Different types of bankruptcy have different impacts on the credit of the petitioner. In some cases, California residents who file for bankruptcy will have the filing reported on their credit for 10 years; in other cases, it’s reported for only 7 years. The two most common types of bankruptcy filing for individuals are under Chapter 13 and Chapter 7 of the federal bankruptcy code.
Chapter 13 bankruptcy is sometimes referred to as wage earner’s bankruptcy because it is designed for people who have regular income but are struggling to pay their debts. In a Chapter 13 case, the petitioner submits a payment plan for approval by the court. The plan is for a period of either three or five years, during which time the petitioner pays back as much of the debt as he or she can.

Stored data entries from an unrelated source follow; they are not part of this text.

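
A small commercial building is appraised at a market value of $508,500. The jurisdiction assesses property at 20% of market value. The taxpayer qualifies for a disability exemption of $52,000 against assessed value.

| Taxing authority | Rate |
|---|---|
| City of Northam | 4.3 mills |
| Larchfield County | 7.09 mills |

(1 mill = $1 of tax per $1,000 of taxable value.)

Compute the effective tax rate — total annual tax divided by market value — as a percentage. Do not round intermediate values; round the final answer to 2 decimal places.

0.11%

Assessed value = $508,500 × 0.2 = $101,700
Taxable value = $101,700 − $52,000 = $49,700
City of Northam: $49,700 × 0.0043 = $213.71
Larchfield County: $49,700 × 0.00709 = $352.373
Total tax = $566.083
Effective rate = $566.083 ÷ $508,500 = 0.11% of market value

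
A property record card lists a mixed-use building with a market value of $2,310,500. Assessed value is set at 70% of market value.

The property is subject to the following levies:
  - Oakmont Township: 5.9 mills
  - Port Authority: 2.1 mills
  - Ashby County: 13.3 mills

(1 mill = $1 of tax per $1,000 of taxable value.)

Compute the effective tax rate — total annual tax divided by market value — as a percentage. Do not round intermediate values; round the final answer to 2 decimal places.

1.49%

Assessed value = $2,310,500 × 0.7 = $1,617,350
Oakmont Township: $1,617,350 × 0.0059 = $9,542.365
Port Authority: $1,617,350 × 0.0021 = $3,396.435
Ashby County: $1,617,350 × 0.0133 = $21,510.755
Total tax = $34,449.555
Effective rate = $34,449.555 ÷ $2,310,500 = 1.49% of market value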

At the conclusion of the plan, any remaining debts are wiped out. A Chapter 13 filing typically remains on the person’s credit report for a period of seven years.

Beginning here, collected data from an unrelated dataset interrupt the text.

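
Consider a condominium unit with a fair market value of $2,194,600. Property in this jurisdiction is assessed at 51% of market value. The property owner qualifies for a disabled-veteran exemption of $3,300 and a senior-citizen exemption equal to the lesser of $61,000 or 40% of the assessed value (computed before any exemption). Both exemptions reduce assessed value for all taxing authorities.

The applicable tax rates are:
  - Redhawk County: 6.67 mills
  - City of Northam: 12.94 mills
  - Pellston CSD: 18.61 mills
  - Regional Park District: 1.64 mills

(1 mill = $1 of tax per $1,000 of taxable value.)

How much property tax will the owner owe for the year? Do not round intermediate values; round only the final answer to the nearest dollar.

Assessed value = $2,194,600 × 0.51 = $1,119,246
Senior-citizen exemption = min($61,000, 40% × $1,119,246) = min($61,000, $447,698.4) = $61,000 (dollar cap binds)
Taxable value = $1,119,246 − $3,300 − $61,000 = $1,054,946
Redhawk County: $1,054,946 × 0.00667 = $7,036.48982
City of Northam: $1,054,946 × 0.01294 = $13,651.00124
Pellston CSD: $1,054,946 × 0.01861 = $19,632.54506
Regional Park District: $1,054,946 × 0.00164 = $1,730.11144
Total = $42,050.14756

$42,050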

A Chapter 7 case, by contrast, is typically much shorter. Most debts are forgiven at the conclusion of the process, but certain types of debt are not dischargeable. A Chapter 7 filing will typically be listed on the petitioner’s credit report for 10 years. In order to file under Chapter 7, the petitioner must pass the means test, which compares the person’s income to the median income for the area. It may be possible in either type of bankruptcy for the petitioner to keep some important assets.
An attorney with experience practicing bankruptcy law might be able to help California residents reduce or eliminate debts by drafting and filing a bankruptcy petition on their behalf. An attorney may help the client prepare for bankruptcy and complete requirements like pre-bankruptcy counseling. An attorney may also help by communicating with the bankruptcy trustee and the client’s creditors.